Pelzige Gärtner: Hummeln beißen Pflanzen, damit sie eher blühen

Wie genau der Mechanismus funktioniert, ist noch unbekannt. Doch falls er imitiert werden kann, könnte das ein Gewinn für die Landwirtschaft sein.

Von Virginia Morell
Veröffentlicht am 25. Mai 2020, 13:37 MESZ
Eine Dunkle Erdhummel auf Nahrungssuche in England. Viele Hummelarten verzeichnen aufgrund des Klimawandels einen rückläufigen Bestand.

Eine Dunkle Erdhummel auf Nahrungssuche in England. Viele Hummelarten verzeichnen aufgrund des Klimawandels einen rückläufigen Bestand.

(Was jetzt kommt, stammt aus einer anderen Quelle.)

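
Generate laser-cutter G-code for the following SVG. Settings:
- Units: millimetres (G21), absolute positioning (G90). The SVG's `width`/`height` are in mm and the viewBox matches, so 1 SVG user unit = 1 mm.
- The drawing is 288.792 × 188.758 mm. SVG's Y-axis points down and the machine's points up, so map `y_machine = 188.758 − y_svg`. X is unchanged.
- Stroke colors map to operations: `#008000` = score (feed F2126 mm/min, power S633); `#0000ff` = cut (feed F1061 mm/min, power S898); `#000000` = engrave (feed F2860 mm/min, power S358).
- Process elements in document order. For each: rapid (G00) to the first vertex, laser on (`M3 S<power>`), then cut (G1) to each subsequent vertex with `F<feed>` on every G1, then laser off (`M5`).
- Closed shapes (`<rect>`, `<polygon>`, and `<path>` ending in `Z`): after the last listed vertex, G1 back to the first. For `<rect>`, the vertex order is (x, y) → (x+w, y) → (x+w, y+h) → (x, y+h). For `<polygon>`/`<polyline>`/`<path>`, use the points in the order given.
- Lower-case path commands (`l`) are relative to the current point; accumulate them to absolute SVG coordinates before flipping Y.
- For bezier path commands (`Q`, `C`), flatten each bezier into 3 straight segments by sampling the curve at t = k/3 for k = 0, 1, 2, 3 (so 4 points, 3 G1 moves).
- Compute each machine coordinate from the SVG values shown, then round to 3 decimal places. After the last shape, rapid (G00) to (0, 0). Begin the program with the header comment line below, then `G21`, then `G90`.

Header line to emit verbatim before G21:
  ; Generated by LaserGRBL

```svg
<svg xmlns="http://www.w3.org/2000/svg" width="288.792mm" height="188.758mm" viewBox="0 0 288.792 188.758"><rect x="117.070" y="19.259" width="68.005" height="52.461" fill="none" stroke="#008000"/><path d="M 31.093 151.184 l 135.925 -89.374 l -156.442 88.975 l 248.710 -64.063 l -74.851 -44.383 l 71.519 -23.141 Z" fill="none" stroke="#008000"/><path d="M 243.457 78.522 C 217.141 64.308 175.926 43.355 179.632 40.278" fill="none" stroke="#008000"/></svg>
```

1 u = 1 mm; y_m = 188.758 − y.

[1] `<rect>` rectangle, #008000→score S633 F2126: (117.070,169.499) → (185.075,169.499) → (185.075,117.038) → (117.070,117.038) → (117.070,169.499) (closed)

[2] `<path>` closed polygon, #008000→score S633 F2126: (31.093,37.574) → (167.018,126.948) → (10.576,37.973) → (259.286,102.036) → (184.435,146.419) → (255.954,169.560) → (31.093,37.574) (closed)

[3] `<path>` cubic bezier, #008000→score S633 F2126: (243.457,110.236) → (214.390,125.785) → (188.684,140.356) → (179.632,148.480)

; Generated by LaserGRBL
G21
G90
G00 X117.070 Y169.499
M3 S633
G1 X185.075 Y169.499 F2126
G1 X185.075 Y117.038 F2126
G1 X117.070 Y117.038 F2126
G1 X117.070 Y169.499 F2126
M5
G00 X31.093 Y37.574
M3 S633
G1 X167.018 Y126.948 F2126
G1 X10.576 Y37.973 F2126
G1 X259.286 Y102.036 F2126
G1 X184.435 Y146.419 F2126
G1 X255.954 Y169.560 F2126
G1 X31.093 Y37.574 F2126
M5
G00 X243.457 Y110.236
M3 S633
G1 X214.390 Y125.785 F2126
G1 X188.684 Y140.356 F2126
G1 X179.632 Y148.480 F2126
M5
G00 X0.000 Y0.000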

Foto von Stephen Dalton, Minden Pictures

Hummeln schwirren nicht einfach nur planlos im Garten oderi n der Natur umher. Sie sehen sich die Pflanzen genau an, stellen fest, welche Blumen den meisten Nektar und Pollen enthalten, und hinterlassen eine Duftmarke, an der sie erkennen, welche Blüten sie bereits besucht haben.

Aber nicht nur das: Die Hummeln lösen bei Pflanzen eine vorzeitige Blüte aus, indem sie in ihre Blätter beißen und dort winzige Einschnitte hinterlassen. Wissenschaftler sind von der Entdeckung ebenso überrascht wie begeistert.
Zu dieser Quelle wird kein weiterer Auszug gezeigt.